The leaf goblinfish (Neovespicula depressifrons) is a species of marine ray-finned fish. A waspfish, it belongs to the subfamily Tetraroginae, which is classified as part of the family Scorpaenidae: the scorpionfishes and their relatives. This is the only species in the monotypic genus Neovespicula. It is found in coastal habitats of the Indo-West Pacific region.

==Taxonomy==
The leaf goblinfish was first formally described in 1848 as Apistes depressifrons by the Scottish naval surgeon, Arctic explorer and naturalist John Richardson with its type locality given as the Sea of Japan. The genus Neovespicula was described in 2001 by the Russian zoologist Sergey Anatolyevich Mandritsa as a monotypic genus for the leaf goblinfish. This taxon is included in the subfamily Tetraroginae within the Scorpaenidae in the 5th edition of Fishes of the World however other authorities place that subfamily within the stonefish family Synanceiidae, while other authorities classify this subfamily as a family in its own right.

The genus name is a compound of neo, which means "new" and Vespicula, the genus this species had previously been placed in and which derives from Vespa which means "wasp". The specific name combines depressus meaning "pressed down" and frons, which means "brow" or "forehead", an allusion to the low angle of the dorsal profile of the head of this species.

==Morphology==
The leaf goblinfish is a small species, reaching a maximum size of 10 cm. It is similar to the bullrout in shape and colouration - mottled brown with a distinctive light stripe running along the dorsal surface from the nose and along the back of the fish. It has two dorsal fins, the first being notably taller than the second.

==Distribution==
The leaf goblinfish has been reported from Indonesia, Papua New Guinea, and the Philippines.

==Ecology==
The leaf goblinfish, like other waspfishes, is a stealthy predator that feeds on various small fish and invertebrates.
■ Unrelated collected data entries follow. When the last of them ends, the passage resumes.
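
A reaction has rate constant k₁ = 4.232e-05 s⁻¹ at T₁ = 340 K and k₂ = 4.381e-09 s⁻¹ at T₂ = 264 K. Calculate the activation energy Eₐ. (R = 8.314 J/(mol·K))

90.1 kJ/mol

Step 1: Use the two-temperature Arrhenius form: ln(k₂/k₁) = -Eₐ/R × (1/T₂ - 1/T₁)
Step 2: ln(k₂/k₁) = ln(4.381e-09/4.232e-05) = ln(0.000103521) = -9.17574
Step 3: 1/T₂ - 1/T₁ = 1/264 - 1/340 = 8.467023e-04 K⁻¹
Step 4: Eₐ = -R × ln(k₂/k₁) / (1/T₂ - 1/T₁) = -8.314 × -9.17574 / 8.467023e-04
Step 5: Eₐ = 9.0099e+04 J/mol = 90.1 kJ/mol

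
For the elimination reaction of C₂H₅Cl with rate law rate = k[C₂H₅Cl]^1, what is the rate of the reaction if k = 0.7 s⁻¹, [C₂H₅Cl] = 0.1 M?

0.07 M/s

Step 1: Identify the rate law: rate = k[C₂H₅Cl]^1
Step 2: Substitute values: rate = 0.7 × (0.1)^1
Step 3: Calculate: rate = 0.7 × 0.1 = 0.07 M/s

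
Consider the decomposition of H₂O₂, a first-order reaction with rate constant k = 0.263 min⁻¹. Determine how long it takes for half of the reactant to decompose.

2.636 min

Step 1: For a first-order reaction, t₁/₂ = ln(2)/k
Step 2: t₁/₂ = ln(2)/0.263
Step 3: t₁/₂ = 0.6931/0.263 = 2.636 min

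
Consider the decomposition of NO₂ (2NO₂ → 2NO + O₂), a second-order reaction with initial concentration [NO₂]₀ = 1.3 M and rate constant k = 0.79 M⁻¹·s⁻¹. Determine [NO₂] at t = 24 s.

0.05069 M

Step 1: For a second-order reaction: 1/[NO₂] = 1/[NO₂]₀ + kt
Step 2: 1/[NO₂] = 1/1.3 + 0.79 × 24
Step 3: 1/[NO₂] = 0.7692 + 18.96 = 19.73
Step 4: [NO₂] = 1/19.73 = 0.05069 M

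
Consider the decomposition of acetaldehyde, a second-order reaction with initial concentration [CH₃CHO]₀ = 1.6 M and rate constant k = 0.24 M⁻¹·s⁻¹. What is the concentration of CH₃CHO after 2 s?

0.905 M

Step 1: For a second-order reaction: 1/[CH₃CHO] = 1/[CH₃CHO]₀ + kt
Step 2: 1/[CH₃CHO] = 1/1.6 + 0.24 × 2
Step 3: 1/[CH₃CHO] = 0.625 + 0.48 = 1.105
Step 4: [CH₃CHO] = 1/1.105 = 0.905 M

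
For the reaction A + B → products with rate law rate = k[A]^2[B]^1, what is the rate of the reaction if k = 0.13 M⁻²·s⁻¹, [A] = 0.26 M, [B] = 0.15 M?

0.001318 M/s

Step 1: The rate law is rate = k[A]^2[B]^1
Step 2: Substitute: rate = 0.13 × (0.26)^2 × (0.15)^1
Step 3: rate = 0.13 × 0.0676 × 0.15 = 0.0013182 M/s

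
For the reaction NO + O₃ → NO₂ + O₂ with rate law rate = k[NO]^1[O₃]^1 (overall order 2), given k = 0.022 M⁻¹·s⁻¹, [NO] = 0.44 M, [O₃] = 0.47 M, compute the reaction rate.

0.00455 M/s

Step 1: The rate law is rate = k[NO]^1[O₃]^1, overall order = 1+1 = 2
Step 2: Substitute values: rate = 0.022 × (0.44)^1 × (0.47)^1
Step 3: rate = 0.022 × 0.44 × 0.47 = 0.0045496 M/s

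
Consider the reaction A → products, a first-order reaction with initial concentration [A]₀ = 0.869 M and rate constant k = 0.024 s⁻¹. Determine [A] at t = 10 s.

0.6836 M

Step 1: For a first-order reaction: [A] = [A]₀ × e^(-kt)
Step 2: [A] = 0.869 × e^(-0.024 × 10)
Step 3: [A] = 0.869 × e^(-0.24)
Step 4: [A] = 0.869 × 0.786628 = 0.6836 M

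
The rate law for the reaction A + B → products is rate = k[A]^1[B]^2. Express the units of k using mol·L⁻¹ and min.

(mol·L⁻¹)⁻²·min⁻¹

Step 1: Overall order = 1 + 2 = 3.
Step 2: rate has units mol·L⁻¹·min⁻¹; [A]^1[B]^2 has units (mol·L⁻¹)^3.
Step 3: k = rate/([A]^1[B]^2), so units of k = (mol·L⁻¹)^(1-3)·min⁻¹ = (mol·L⁻¹)⁻²·min⁻¹.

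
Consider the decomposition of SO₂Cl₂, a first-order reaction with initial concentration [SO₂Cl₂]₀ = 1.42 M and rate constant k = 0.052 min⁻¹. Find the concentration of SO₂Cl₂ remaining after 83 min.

0.01896 M

Step 1: For a first-order reaction: [SO₂Cl₂] = [SO₂Cl₂]₀ × e^(-kt)
Step 2: [SO₂Cl₂] = 1.42 × e^(-0.052 × 83)
Step 3: [SO₂Cl₂] = 1.42 × e^(-4.316)
Step 4: [SO₂Cl₂] = 1.42 × 0.0133532 = 0.01896 M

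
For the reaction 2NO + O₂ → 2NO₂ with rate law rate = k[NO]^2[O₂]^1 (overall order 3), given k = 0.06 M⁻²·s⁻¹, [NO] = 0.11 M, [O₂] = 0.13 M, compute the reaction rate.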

Also in common with other waspfish, it is equipped with venomous spines. N. depressifrons is a euryhaline species, so may be found in saltwater, brackish water, and freshwater environments.

==Commercial importance==
The leaf goblinfish is of no commercial importance, but occasionally gets traded as an aquarium fish. They have the alternative names of freshwater waspfish or phantom goby in the aquarium trade.